Von wegen Romantik: Willkommen in der Luzerner Postautohölle

Postautofahren ist zu einer Herausforderung für die Nerven geworden. (Bild: Wikimedia Commons/zentralplus/Rahel Röthlin)

Postautofahren ist in der Schweizer Kultur wohl genauso fest verankert wie Fondue oder das Raketenglacé. Doch während Letztere noch immer Spass machen, hat sich das beim Postautofahren geändert. Zumindest in Luzern. Ein Erlebnisbericht aus der Postautohölle.

«Tü-ta-to, Postautooo, fahrt i Dräck, ohni Späck!», tönt es in meinem Kopf, während ich ins Posti einsteige, das ab Bahnhof Luzern Richtung Verkehrshaus fährt.

Wie habe ich es früher geliebt, nach der Schule mit dem Postauto nach Hause zu fahren. Das schöne Luzerner Seeufer zu bestaunen, das Glitzern der Wellen des Vierwaldstättersees zu beobachten und Simple Plans «I’m just a Kid» auf dem iPod zu hören.

Ich mochte das «Posti-Fahren»: Tiefenentspannt sass ich da und liess mich bequem von Haustür zu Haustür chauffieren. Meistens auf meinem Lieblingsplatz, einem Zweiersitz, am Fenster, in der zweithintersten Reihe. Aber heute, heute blutet mein Postautoherz. Seit ich zurück in der Zentralschweiz bin, hat sich meine alte Liebe, der ÖV, verändert.

Vom Charme vergangener Tage

Heutzutage ist es nichts mehr mit romantischer Postautofahrt am Seeufer entlang. Beim Einsteigen drängen sich die Massen ins gelbe Gefährt, als stünde der Bahnhof abermals in Flammen. Pendler über Pendler. Meinen Lieblingssitz kann ich so oder so vergessen, da eine Rentnerausflugsgruppe sich zu anderen allem noch gegenseitig die Plätze freihält. In den Vierern sitzen breitbeinige Teenager am Handy, die Döner essen und nach Pubertät riechen.
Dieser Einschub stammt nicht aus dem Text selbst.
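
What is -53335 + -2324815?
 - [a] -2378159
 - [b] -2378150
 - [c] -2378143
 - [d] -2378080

-53335 + -2324815 = -2378150
b) -2378150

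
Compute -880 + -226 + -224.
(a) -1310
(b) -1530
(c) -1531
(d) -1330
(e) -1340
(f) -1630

First: -880 + -226 = -1106
Then: -1106 + -224 = -1330
d) -1330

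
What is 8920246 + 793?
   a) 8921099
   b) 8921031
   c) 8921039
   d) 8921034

8920246 + 793 = 8921039
c) 8921039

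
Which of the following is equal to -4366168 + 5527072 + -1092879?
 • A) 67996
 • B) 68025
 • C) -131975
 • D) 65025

First: -4366168 + 5527072 = 1160904
Then: 1160904 + -1092879 = 68025
B) 68025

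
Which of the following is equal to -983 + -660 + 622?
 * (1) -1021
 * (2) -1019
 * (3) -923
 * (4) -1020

First: -983 + -660 = -1643
Then: -1643 + 622 = -1021
1) -1021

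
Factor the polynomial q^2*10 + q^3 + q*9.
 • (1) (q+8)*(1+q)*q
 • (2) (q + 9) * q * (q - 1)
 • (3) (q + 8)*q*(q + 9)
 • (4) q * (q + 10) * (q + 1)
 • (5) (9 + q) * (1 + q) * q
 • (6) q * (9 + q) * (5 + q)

We need to factor q^2*10 + q^3 + q*9.
The factored form is (9 + q) * (1 + q) * q.
5) (9 + q) * (1 + q) * q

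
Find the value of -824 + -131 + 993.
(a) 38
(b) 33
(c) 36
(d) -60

First: -824 + -131 = -955
Then: -955 + 993 = 38
a) 38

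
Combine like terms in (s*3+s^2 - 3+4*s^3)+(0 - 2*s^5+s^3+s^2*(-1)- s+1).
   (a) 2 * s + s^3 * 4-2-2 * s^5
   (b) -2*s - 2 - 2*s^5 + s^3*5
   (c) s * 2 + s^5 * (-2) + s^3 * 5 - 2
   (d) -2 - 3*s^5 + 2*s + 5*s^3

Adding the polynomials and combining like terms:
(s*3 + s^2 - 3 + 4*s^3) + (0 - 2*s^5 + s^3 + s^2*(-1) - s + 1)
= s * 2 + s^5 * (-2) + s^3 * 5 - 2
c) s * 2 + s^5 * (-2) + s^3 * 5 - 2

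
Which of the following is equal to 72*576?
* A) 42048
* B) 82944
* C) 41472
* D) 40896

72 * 576 = 41472
C) 41472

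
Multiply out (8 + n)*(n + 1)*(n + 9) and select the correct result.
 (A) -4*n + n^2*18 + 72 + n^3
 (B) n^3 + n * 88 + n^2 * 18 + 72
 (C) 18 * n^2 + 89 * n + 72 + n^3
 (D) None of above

Expanding (8 + n)*(n + 1)*(n + 9):
= 18 * n^2 + 89 * n + 72 + n^3
C) 18 * n^2 + 89 * n + 72 + n^3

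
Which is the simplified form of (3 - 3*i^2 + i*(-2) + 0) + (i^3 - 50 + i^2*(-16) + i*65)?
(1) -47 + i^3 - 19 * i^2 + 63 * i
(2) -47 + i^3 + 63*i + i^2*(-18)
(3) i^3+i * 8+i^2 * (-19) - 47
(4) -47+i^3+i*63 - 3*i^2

Adding the polynomials and combining like terms:
(3 - 3*i^2 + i*(-2) + 0) + (i^3 - 50 + i^2*(-16) + i*65)
= -47 + i^3 - 19 * i^2 + 63 * i
1) -47 + i^3 - 19 * i^2 + 63 * i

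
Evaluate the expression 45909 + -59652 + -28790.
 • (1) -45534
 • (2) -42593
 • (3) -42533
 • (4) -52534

First: 45909 + -59652 = -13743
Then: -13743 + -28790 = -42533
3) -42533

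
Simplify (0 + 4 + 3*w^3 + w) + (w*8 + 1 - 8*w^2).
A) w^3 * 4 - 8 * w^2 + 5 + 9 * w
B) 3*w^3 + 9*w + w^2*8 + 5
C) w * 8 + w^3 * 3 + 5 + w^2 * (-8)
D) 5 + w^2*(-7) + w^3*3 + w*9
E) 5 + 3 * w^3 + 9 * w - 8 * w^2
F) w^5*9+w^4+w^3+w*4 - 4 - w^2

Adding the polynomials and combining like terms:
(0 + 4 + 3*w^3 + w) + (w*8 + 1 - 8*w^2)
= 5 + 3 * w^3 + 9 * w - 8 * w^2
E) 5 + 3 * w^3 + 9 * w - 8 * w^2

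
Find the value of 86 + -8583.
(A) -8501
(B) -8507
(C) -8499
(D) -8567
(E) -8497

86 + -8583 = -8497
E) -8497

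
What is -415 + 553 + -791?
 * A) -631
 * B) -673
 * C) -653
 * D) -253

First: -415 + 553 = 138
Then: 138 + -791 = -653
C) -653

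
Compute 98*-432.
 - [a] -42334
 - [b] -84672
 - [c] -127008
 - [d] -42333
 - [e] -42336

98 * -432 = -42336
e) -42336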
Nachdem sich drei Hunde, ein Rennradfahrer mit seinem Göpel, zwei Rollatoren der Rentnerausflugsgruppe und ein Kinderwagen in die Aussparung mit dem Schild «Rollstuhlfahrer» gezwängt haben, stehe ich mitten im Gang – ohne Möglichkeit, mich irgendwo festzuhalten. Naja, vielleicht ist dies auch nicht nötig – ich stecke dermassen zwischen einer opulenten Frau mit rotem und einem Geschäftsmann mit grauem Mantel fest, dass ich gar nicht mehr umfallen kann.

Dass der Bus losfährt, merke ich am resignierten: «Bitte stönd Sie vo de Töre wäg», das durch die Lautsprecheranlage dröhnt. Dass wir gleich über die Seebrücke fahren, dass die Schiffe im Sonnenschein an- und ablegen und dass womöglich ein Schwan einem Chinesen, der ihn mit Brot füttern will, in den Finger beisst – all das bekomme ich nicht mit. Denn ich sehe trotz meiner Körpergrösse von stolzen 1,75 Meter die Fenster nicht.

Haltestelle «Alle sind genervt»

Es muss ungefähr auf Höhe des Casinos sein, als das Postauto langsamer wird und schliesslich stehen bleibt. Passend dazu fällt mir die ursprüngliche Variante des eingangs genannten Reims ein: «Tü-ta-to, Postauto, fahrt i Dräck, chunt nüm wäg». Ein Vers, der zwar aus der zweiten Hälfte des letzten Jahrhunderts stammt, mir jedoch gerade sehr aktuell erscheint. Denn von Postauto fahren kann nicht mehr die Rede sein.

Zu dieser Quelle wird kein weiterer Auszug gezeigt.